The Challenge
A top-10 Canadian chartered bank had accumulated a substantial block of charged-off credit card receivables on its balance sheet. The portfolio consisted of approximately 85,000 accounts with an aggregate face value of $140 million. The accounts ranged from 180 days to 24 months post-charge-off, with the majority falling in the 6-to-12-month window.
The bank faced mounting pressure from OSFI on capital adequacy ratios. Charged-off receivables, while technically still assets, carried punitive risk weightings that consumed capital the bank wanted to redeploy into new originations. The internal recovery team had been working the portfolio, but diminishing returns on older accounts made continued internal efforts increasingly difficult to justify from a cost-per-dollar-recovered perspective.
Beyond the financial mechanics, the transaction required board-level governance approval. The bank's risk committee needed to be satisfied that any buyer would meet the institution's standards for consumer treatment, data security, and regulatory compliance. The reputational risk of selling to a buyer that would generate consumer complaints or regulatory scrutiny was a non-starter.
Our Approach
We submitted a letter of intent within five business days of receiving the initial data tape. Our bid was structured to address the bank's three primary concerns: price certainty, execution speed, and post-sale consumer treatment standards.
On pricing, we provided a firm bid with no financing contingencies. The bank's treasury team confirmed our proof of funds within 48 hours. This eliminated the execution risk that had been a concern with other potential buyers who required syndication or third-party financing arrangements.
For the compliance component, we provided our full compliance manual, consumer communication templates, complaint handling procedures, and evidence of our dispute resolution framework. We also shared our data security protocols, including encryption standards, access controls, and employee screening procedures. The bank's compliance team conducted a thorough review and confirmed that our standards met or exceeded their internal requirements.
The data tape analysis was completed in parallel with the compliance review. We segmented the portfolio by vintage, balance range, geographic distribution, and prior recovery activity. This segmentation informed our pricing model and allowed us to present the bank with a clear rationale for our valuation. Transparency in pricing methodology was important to the bank's board, which needed to demonstrate to regulators that the sale was conducted at fair market value.
Addressing Board Governance Requirements
We prepared a thorough buyer profile document tailored to the bank's board presentation format. This included our corporate structure, audited financial statements, transaction history, regulatory standing across all operating jurisdictions, and client references from other Schedule I bank transactions. The bank's corporate secretary confirmed that our documentation package was among the most complete they had received, which accelerated the board approval timeline.
We also agreed to contractual provisions governing post-sale account servicing, including limitations on communication frequency, minimum settlement authority thresholds, and a commitment to maintain dedicated Canadian-based servicing staff for the portfolio. These provisions were incorporated into the purchase and sale agreement as binding covenants.
The Result
The transaction closed 52 days after the letter of intent was signed.
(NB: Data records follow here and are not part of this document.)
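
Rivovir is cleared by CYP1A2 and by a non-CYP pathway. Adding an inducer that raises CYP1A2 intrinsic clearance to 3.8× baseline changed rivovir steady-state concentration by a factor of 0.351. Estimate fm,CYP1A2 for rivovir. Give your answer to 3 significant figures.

0.660

Write x for the fraction cleared via CYP1A2. The observed steady-state concentration change means clearance rose to 1/0.351 = 2.849 of baseline.
Setting x·3.8 + (1 − x) = 2.849 and solving: x = (2.849 − 1)/(3.8 − 1) = 0.660.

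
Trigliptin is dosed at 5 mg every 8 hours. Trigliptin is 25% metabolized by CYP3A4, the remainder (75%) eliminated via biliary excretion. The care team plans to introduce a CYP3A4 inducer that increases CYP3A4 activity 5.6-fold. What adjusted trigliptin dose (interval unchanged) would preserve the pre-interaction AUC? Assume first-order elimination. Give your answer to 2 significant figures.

The CYP3A4 pathway (25% of clearance) is boosted to 5.6× activity: 0.25 × 5.6 = 1.4.
Non-CYP routes (75%) are unchanged.
Relative clearance = 1.4 + 0.75 = 2.15.
Css,avg = (dose rate)/CL, so holding Css fixed requires dose ∝ CL: 5 × 2.15 = 11 mg.

11 mg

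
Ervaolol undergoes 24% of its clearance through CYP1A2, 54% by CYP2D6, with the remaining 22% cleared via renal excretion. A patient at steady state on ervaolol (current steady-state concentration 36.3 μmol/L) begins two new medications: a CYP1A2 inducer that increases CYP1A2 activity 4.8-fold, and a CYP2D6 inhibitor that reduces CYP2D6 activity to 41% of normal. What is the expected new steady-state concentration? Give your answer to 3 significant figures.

22.8 μmol/L

The CYP1A2 pathway (24% of clearance) increases to 4.8× activity: 0.24 × 4.8 = 1.152.
The CYP2D6 pathway (54% of clearance) is reduced to 0.41× activity: 0.54 × 0.41 = 0.2214.
Non-CYP routes (22%) are unchanged.
CL_new/CL_old = 1.152 + 0.2214 + 0.22 = 1.5934.
New steady-state concentration = 36.3 / 1.5934 = 22.8 μmol/L (concentration scales inversely with clearance).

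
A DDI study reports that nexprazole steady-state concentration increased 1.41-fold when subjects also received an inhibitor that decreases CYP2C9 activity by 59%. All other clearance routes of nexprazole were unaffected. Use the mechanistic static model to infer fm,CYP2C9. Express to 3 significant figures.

0.493

Let x = fm,CYP2C9. Because steady-state concentration ∝ 1/CL, relative clearance fell to 1/1.41 = 0.7092.
Setting x·0.41 + (1 − x) = 0.7092 and solving: x = (0.7092 − 1)/(0.41 − 1) = 0.493.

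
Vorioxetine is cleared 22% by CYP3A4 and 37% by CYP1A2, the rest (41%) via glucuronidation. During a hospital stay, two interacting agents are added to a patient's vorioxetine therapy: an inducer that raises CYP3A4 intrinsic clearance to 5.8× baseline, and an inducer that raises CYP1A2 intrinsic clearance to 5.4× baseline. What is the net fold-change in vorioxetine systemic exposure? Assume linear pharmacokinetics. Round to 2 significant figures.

The CYP3A4 pathway (22% of clearance) rises to 5.8× activity: 0.22 × 5.8 = 1.276.
The CYP1A2 pathway (37% of clearance) rises to 5.4× activity: 0.37 × 5.4 = 1.998.
Non-CYP routes (41%) are unchanged.
Relative clearance = 1.276 + 1.998 + 0.41 = 3.684.
Because systemic exposure varies inversely with clearance, the combined effect is 1 / 3.684 = 0.27.

0.27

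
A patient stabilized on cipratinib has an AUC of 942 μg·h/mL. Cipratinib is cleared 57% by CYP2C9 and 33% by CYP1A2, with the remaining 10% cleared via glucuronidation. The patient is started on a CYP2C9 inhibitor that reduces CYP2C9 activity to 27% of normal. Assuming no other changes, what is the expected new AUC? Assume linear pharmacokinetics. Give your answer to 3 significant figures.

CYP2C9: 0.57 × 0.27 = 0.1539
CYP1A2: 0.33 (unchanged)
Other: 0.1 (unchanged)
New clearance relative to baseline: 0.1539 + 0.33 + 0.1 = 0.5839.
New AUC = baseline ÷ relative clearance = 942 / 0.5839 = 1.61 × 10³ μg·h/mL.

1.61 × 10³ μg·h/mL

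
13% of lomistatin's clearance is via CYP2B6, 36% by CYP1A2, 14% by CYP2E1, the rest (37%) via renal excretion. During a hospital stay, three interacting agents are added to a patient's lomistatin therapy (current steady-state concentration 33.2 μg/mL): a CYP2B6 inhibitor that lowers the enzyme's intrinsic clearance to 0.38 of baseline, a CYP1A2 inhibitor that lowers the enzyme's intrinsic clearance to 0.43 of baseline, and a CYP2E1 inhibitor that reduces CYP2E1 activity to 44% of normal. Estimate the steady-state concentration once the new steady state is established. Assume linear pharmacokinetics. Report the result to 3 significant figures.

52.2 μg/mL

The CYP2B6 pathway (13% of clearance) falls to 0.38× activity: 0.13 × 0.38 = 0.0494.
The CYP1A2 pathway (36% of clearance) falls to 0.43× activity: 0.36 × 0.43 = 0.1548.
The CYP2E1 pathway (14% of clearance) falls to 0.44× activity: 0.14 × 0.44 = 0.0616.
The remaining 37% of clearance is unaffected.
CL_new/CL_old = 0.0494 + 0.1548 + 0.0616 + 0.37 = 0.6358.
Steady-state concentration ∝ 1/CL: new value = 33.2 / 0.6358 = 52.2 μg/mL.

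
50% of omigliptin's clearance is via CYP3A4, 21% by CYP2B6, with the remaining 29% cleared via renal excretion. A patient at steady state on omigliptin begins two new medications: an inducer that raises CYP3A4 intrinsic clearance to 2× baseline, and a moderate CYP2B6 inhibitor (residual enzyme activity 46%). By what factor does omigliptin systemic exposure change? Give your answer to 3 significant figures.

CYP3A4: 0.5 × 2 = 1
CYP2B6: 0.21 × 0.46 = 0.0966
Other: 0.29 (unchanged)
CL_new/CL_old = 1 + 0.0966 + 0.29 = 1.3866.
Because systemic exposure varies inversely with clearance, the combined effect is 1 / 1.3866 = 0.721.

0.721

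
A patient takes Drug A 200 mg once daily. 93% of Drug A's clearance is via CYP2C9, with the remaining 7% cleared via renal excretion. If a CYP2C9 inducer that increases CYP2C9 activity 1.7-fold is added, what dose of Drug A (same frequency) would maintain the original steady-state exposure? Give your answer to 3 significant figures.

330 mg

The CYP2C9 pathway (93% of clearance) increases to 1.7× activity: 0.93 × 1.7 = 1.581.
The remaining 7% of clearance is unaffected.
CL_new/CL_old = 1.581 + 0.07 = 1.651.
Css,avg = (dose rate)/CL, so holding Css fixed requires dose ∝ CL: 200 × 1.651 = 330 mg.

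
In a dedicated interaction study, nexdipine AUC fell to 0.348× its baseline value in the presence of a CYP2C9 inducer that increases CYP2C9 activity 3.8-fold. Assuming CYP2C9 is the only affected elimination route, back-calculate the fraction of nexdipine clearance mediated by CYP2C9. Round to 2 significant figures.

Let fm be the CYP2C9 fraction. New clearance relative to baseline = fm × 3.8 + (1 − fm).
AUC ratio = 1 / (new CL fraction), so new CL fraction = 1 / 0.348 = 2.874.
fm × 3.8 + 1 − fm = 2.874  ⇒  fm × (3.8 − 1) = 1.874  ⇒  fm = 0.67.

0.67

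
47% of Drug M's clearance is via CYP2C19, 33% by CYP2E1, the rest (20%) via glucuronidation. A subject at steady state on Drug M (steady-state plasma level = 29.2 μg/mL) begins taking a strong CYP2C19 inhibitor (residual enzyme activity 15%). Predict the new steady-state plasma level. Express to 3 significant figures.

The CYP2C19 pathway (47% of clearance) is reduced to 0.15× activity: 0.47 × 0.15 = 0.0705.
CYP2E1 (33%) and the residual 20% are unaffected.
CL_new/CL_old = 0.0705 + 0.33 + 0.2 = 0.6005.
New steady-state plasma level = baseline ÷ relative clearance = 29.2 / 0.6005 = 48.6 μg/mL.

48.6 μg/mL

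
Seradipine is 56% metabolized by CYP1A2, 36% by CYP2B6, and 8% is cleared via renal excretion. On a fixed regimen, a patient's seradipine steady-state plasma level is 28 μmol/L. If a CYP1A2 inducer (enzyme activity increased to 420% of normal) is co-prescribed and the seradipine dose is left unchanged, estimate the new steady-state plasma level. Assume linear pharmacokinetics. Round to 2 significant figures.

10 μmol/L

The CYP1A2 pathway (56% of clearance) is boosted to 4.2× activity: 0.56 × 4.2 = 2.352.
CYP2B6 (36%) and the residual 8% are unaffected.
New clearance relative to baseline: 2.352 + 0.36 + 0.08 = 2.792.
With dosing unchanged, steady-state plasma level scales as 1/CL: 28 / 2.792 = 10 μmol/L.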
The bank achieved a clean balance sheet exit on the full $140 million in face value, freeing significant regulatory capital that was immediately redeployed into new credit card originations.
From the bank's perspective, the sale accomplished three objectives simultaneously. First, it improved the bank's capital adequacy ratio by removing the risk-weighted assets from its balance sheet. Second, it eliminated the ongoing operational cost of internal recovery efforts on diminishing-return accounts. Third, it established a precedent and a relationship for future portfolio dispositions, giving the bank a tested counterparty for subsequent transactions.
In the twelve months following the close, the bank received zero consumer complaints attributable to the portfolio transfer. The transition of account servicing was seamless from the consumer's perspective, with all communications handled in accordance with the contractual standards established during the sale process.
The bank subsequently engaged us for two additional portfolio sales within the following fiscal year, each following a streamlined diligence process given the established relationship and documented compliance track record.